Je l’admets bien volontiers, mon propos peut en déconcerter plus d’un(e). Et pourtant !… Dans le contexte d’extrême tension internationale que nous connaissons en ce moment (ce qui est un pur euphémisme, pas vrai ?), si seulement nous pouvions mettre la main sur James Bond, les choses pourraient rapidement s’arranger… Toi qui lis ces lignes, tu as certainement vu comment James Bond s’y prenait pour rétablir les situations les plus mal engagées ?
On peut dire qu’il est plutôt efficace ! Pas vrai ? Ça aussi, c’est un doux euphémisme. Je me souviens l’avoir vu attaquer un char d’assaut avec les dents, assommer les méchants qui étaient à bord, s’emparer du véhicule et ainsi, régler son compte au vilain pas beau qui menaçait de déclencher la fin du monde. Tu reconnaîtras que le héros de Ian Fleming est indiscutablement l’homme de la situation… Déjà, il a de l’expérience, le rideau de fer, il le connaît comme sa poche. D’ailleurs, je me souviens qu’il nous avait envoyé ses Bons baisers de Russie. C’était, il est vrai, dans les années soixante, mais il a bien dû conserver quelques contacts sur place, pour lui faciliter la tâche…

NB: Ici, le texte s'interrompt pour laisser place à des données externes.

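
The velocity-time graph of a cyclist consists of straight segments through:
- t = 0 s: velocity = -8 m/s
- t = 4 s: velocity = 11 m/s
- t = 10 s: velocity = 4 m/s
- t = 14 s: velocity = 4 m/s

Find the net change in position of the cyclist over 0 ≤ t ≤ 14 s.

Displacement is the signed area under the v-t curve.
0–4 s: ½(-8 + 11)(4) = 6 m
4–10 s: ½(11 + 4)(6) = 45 m
10–14 s: 4 × 4 = 16 m
Net displacement = 67 m

67 m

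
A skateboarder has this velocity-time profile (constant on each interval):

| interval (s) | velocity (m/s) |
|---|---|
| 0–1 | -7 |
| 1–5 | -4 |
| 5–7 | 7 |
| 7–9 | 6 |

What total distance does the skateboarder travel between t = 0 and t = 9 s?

49 m

Total distance travelled is ∫|v| dt — sum the magnitudes of each area piece.
0–1 s: |-7| × 1 = 7 m
1–5 s: |-4| × 4 = 16 m
5–7 s: |7| × 2 = 14 m
7–9 s: |6| × 2 = 12 m
Total distance = 49 m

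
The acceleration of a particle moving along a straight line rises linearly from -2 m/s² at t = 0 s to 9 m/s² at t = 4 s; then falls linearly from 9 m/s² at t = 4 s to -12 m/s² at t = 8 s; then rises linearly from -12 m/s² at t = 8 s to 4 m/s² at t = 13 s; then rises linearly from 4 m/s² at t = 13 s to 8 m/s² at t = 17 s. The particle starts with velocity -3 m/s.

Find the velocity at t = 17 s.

Δv equals the area under the a-t graph; then v = v₀ + Δv.
0–4 s: ½(-2 + 9)(4) = 14 m/s
4–8 s: ½(9 + -12)(4) = -6 m/s
8–13 s: ½(-12 + 4)(5) = -20 m/s
13–17 s: ½(4 + 8)(4) = 24 m/s
Δv = 12 m/s, so v(17) = -3 + (12) = 9 m/s.

9 m/s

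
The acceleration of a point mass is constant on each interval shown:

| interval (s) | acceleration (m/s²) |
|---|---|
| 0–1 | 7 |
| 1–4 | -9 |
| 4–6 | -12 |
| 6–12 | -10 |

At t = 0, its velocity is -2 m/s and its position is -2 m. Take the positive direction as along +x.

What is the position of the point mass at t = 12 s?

-550 m

On each constant-a segment, Δv = aΔt and Δx = v₀Δt + ½aΔt²; chain segment to segment.
0–1 s: v starts -2 m/s; Δx = -2·1 + ½·7·1² = 1.5 m; v ends 5 m/s.
1–4 s: v starts 5 m/s; Δx = 5·3 + ½·-9·3² = -25.5 m; v ends -22 m/s.
4–6 s: v starts -22 m/s; Δx = -22·2 + ½·-12·2² = -68 m; v ends -46 m/s.
6–12 s: v starts -46 m/s; Δx = -46·6 + ½·-10·6² = -456 m; v ends -106 m/s.
x(12) = -2 + Σ Δx = -550 m.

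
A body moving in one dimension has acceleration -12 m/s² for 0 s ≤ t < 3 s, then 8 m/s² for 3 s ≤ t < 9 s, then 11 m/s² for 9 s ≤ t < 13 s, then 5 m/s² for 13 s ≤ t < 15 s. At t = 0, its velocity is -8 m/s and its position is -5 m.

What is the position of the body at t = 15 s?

On each constant-a segment, Δv = aΔt and Δx = v₀Δt + ½aΔt²; chain segment to segment.
0–3 s: v starts -8 m/s; Δx = -8·3 + ½·-12·3² = -78 m; v ends -44 m/s.
3–9 s: v starts -44 m/s; Δx = -44·6 + ½·8·6² = -120 m; v ends 4 m/s.
9–13 s: v starts 4 m/s; Δx = 4·4 + ½·11·4² = 104 m; v ends 48 m/s.
13–15 s: v starts 48 m/s; Δx = 48·2 + ½·5·2² = 106 m; v ends 58 m/s.
x(15) = -5 + Σ Δx = 7 m.

7 m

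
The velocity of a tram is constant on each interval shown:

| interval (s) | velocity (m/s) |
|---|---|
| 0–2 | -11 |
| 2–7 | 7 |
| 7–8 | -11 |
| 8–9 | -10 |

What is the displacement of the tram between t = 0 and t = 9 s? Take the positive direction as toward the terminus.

-8 m

Displacement is the signed area under the v-t curve.
0–2 s: -11 × 2 = -22 m
2–7 s: 7 × 5 = 35 m
7–8 s: -11 × 1 = -11 m
8–9 s: -10 × 1 = -10 m
Net displacement = -8 m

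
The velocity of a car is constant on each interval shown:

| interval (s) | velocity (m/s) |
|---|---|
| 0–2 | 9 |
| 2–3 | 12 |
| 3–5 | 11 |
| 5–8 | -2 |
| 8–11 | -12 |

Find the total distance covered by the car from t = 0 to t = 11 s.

Distance (not displacement) is the total path length: add the absolute areas under v-t.
0–2 s: |9| × 2 = 18 m
2–3 s: |12| × 1 = 12 m
3–5 s: |11| × 2 = 22 m
5–8 s: |-2| × 3 = 6 m
8–11 s: |-12| × 3 = 36 m
Total distance = 94 m

94 m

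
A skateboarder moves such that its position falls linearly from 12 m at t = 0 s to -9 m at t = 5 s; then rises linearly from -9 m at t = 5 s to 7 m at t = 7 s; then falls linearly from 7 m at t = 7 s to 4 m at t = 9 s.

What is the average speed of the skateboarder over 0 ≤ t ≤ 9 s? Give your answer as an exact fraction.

40/9 m/s

Average speed = (total path length)/(elapsed time); on a piecewise-linear x-t graph the path length is Σ|Δx|.
0–5 s: |Δx| = |-9 − 12| = 21 m
5–7 s: |Δx| = |7 − -9| = 16 m
7–9 s: |Δx| = |4 − 7| = 3 m
Total path = 40 m; average speed = 40/9 = 40/9 m/s.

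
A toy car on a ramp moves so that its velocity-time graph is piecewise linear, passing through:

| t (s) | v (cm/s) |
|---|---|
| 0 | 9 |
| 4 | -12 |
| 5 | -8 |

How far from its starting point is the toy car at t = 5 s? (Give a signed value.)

Net displacement equals the area under the velocity-time graph (areas below the axis count negative).
0–4 s: ½(9 + -12)(4) = -6 cm
4–5 s: ½(-12 + -8)(1) = -10 cm
Net displacement = -16 cm

-16 cm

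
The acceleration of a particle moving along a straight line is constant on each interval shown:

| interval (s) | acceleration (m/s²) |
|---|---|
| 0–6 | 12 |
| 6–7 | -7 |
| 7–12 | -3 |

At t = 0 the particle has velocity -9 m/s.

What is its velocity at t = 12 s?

Δv equals the area under the a-t graph; then v = v₀ + Δv.
0–6 s: 12 × 6 = 72 m/s
6–7 s: -7 × 1 = -7 m/s
7–12 s: -3 × 5 = -15 m/s
Δv = 50 m/s, so v(12) = -9 + (50) = 41 m/s.

41 m/s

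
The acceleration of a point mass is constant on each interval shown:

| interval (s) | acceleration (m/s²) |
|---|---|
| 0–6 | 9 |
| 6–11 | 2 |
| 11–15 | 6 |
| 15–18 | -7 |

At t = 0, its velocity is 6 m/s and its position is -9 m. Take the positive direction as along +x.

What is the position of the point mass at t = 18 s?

1092.5 m

On each constant-a segment, Δv = aΔt and Δx = v₀Δt + ½aΔt²; chain segment to segment.
0–6 s: v starts 6 m/s; Δx = 6·6 + ½·9·6² = 198 m; v ends 60 m/s.
6–11 s: v starts 60 m/s; Δx = 60·5 + ½·2·5² = 325 m; v ends 70 m/s.
11–15 s: v starts 70 m/s; Δx = 70·4 + ½·6·4² = 328 m; v ends 94 m/s.
15–18 s: v starts 94 m/s; Δx = 94·3 + ½·-7·3² = 250.5 m; v ends 73 m/s.
x(18) = -9 + Σ Δx = 1092.5 m.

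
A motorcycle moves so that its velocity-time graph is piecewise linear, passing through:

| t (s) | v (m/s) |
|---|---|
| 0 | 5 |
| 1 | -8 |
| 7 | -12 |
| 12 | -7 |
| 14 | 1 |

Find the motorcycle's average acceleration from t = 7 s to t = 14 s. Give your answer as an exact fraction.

Average acceleration = Δv/Δt = (1 − -12)/(14 − 7) = 13/7 m/s².

13/7 m/s²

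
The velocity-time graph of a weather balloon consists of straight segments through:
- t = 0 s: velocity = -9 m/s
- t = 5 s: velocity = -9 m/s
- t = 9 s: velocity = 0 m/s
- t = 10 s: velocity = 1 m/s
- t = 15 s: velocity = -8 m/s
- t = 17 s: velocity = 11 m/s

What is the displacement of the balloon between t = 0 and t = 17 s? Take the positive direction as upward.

-77 m

Net displacement equals the area under the velocity-time graph (areas below the axis count negative).
0–5 s: -9 × 5 = -45 m
5–9 s: ½(-9 + 0)(4) = -18 m
9–10 s: ½(0 + 1)(1) = 0.5 m
10–15 s: ½(1 + -8)(5) = -17.5 m
15–17 s: ½(-8 + 11)(2) = 3 m
Net displacement = -77 m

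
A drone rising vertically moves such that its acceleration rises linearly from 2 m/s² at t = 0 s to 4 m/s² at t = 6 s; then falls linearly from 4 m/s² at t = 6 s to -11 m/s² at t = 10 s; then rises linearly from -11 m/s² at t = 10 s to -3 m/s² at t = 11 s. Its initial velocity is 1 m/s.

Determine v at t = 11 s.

-2 m/s

Δv equals the area under the a-t graph; then v = v₀ + Δv.
0–6 s: ½(2 + 4)(6) = 18 m/s
6–10 s: ½(4 + -11)(4) = -14 m/s
10–11 s: ½(-11 + -3)(1) = -7 m/s
Δv = -3 m/s, so v(11) = 1 + (-3) = -2 m/s.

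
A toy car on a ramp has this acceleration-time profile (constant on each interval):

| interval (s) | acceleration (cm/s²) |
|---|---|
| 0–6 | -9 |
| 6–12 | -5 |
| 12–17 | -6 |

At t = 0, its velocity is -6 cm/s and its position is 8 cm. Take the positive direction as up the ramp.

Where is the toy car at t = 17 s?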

S’il te plait, lectrice, lecteur, ne me dis pas qu’ils ne sont peut-être plus tout jeunes, ses contacts… Allez, admettons, mais ce n’est pas grave, je vais procéder autrement.
James (vous permettez que je vous appelle « James » ?), l’heure est grave, si vous êtes tombé sur ce « site d’interné » par hasard, je vous exhorte à reprendre du service ! Nom d’un chien, le sort de la planète est en jeu ! Et au train où ça va, ça risque d’être encore plus rapide que ce que prévoit le GIEC que l’on n’écoute jamais ! Alors, James, bon sang, répondez ! J’ai encore fait votre numéro, pas plus tard qu’il y a dix minutes, comme je le fais plusieurs fois par jour depuis la semaine dernière, et une petite voix me répond que le numéro n’est pas attribué. Pourtant, James, le 007, c’est bien votre numéro, nom d’une pipe !… Vous n’êtes quand même pas aux abonnés absents à cause du Brexit !…
C’est une mission pour vous, James. Il faut vous rendre d’urgence à Moscou. Là, vous prenez le métro et vous descendez à la station Kremlin. Ça doit être indiqué.
Comment ça, ça va pas être facile parce que c’est écrit en cyrillique ?… Evidemment que c’est écrit en cyrillique. Et alors ? On s’habitue à tout. Même moi, quand j’ai voyagé en Grèce, j’ai fini par me débrouiller avec l’alphabet cyrillique. Alors, ce n’est pas ce qui va vous arrêter James !… Bon, je reprends.
Le Kremlin, c’est un hôpital psychiatrique, comme il y en avait plein, du temps de Brejnev. A l’accueil, vous demandez poliment (j’insiste, « poliment » !), la chambre capitonnée de M. Poutine.
Ensuite, James, vous entrez et vous lui administrez son traitement, car, apparemment, il y a longtemps qu’il n’a pas pris ses gouttes, notre Vladimir. Ou alors son logiciel personnel est resté bloqué aux années d’avant l’implosion de l’URSS. Et ça fait un bug monumental. Mais peu importe ! Vous n’êtes pas informaticien, James. Vous vous concentrez sur le traitement à administrer. Une dose unique devrait suffire. Comme pour certains antibiotiques. Voilà, c’est tout, James. On compte sur vous.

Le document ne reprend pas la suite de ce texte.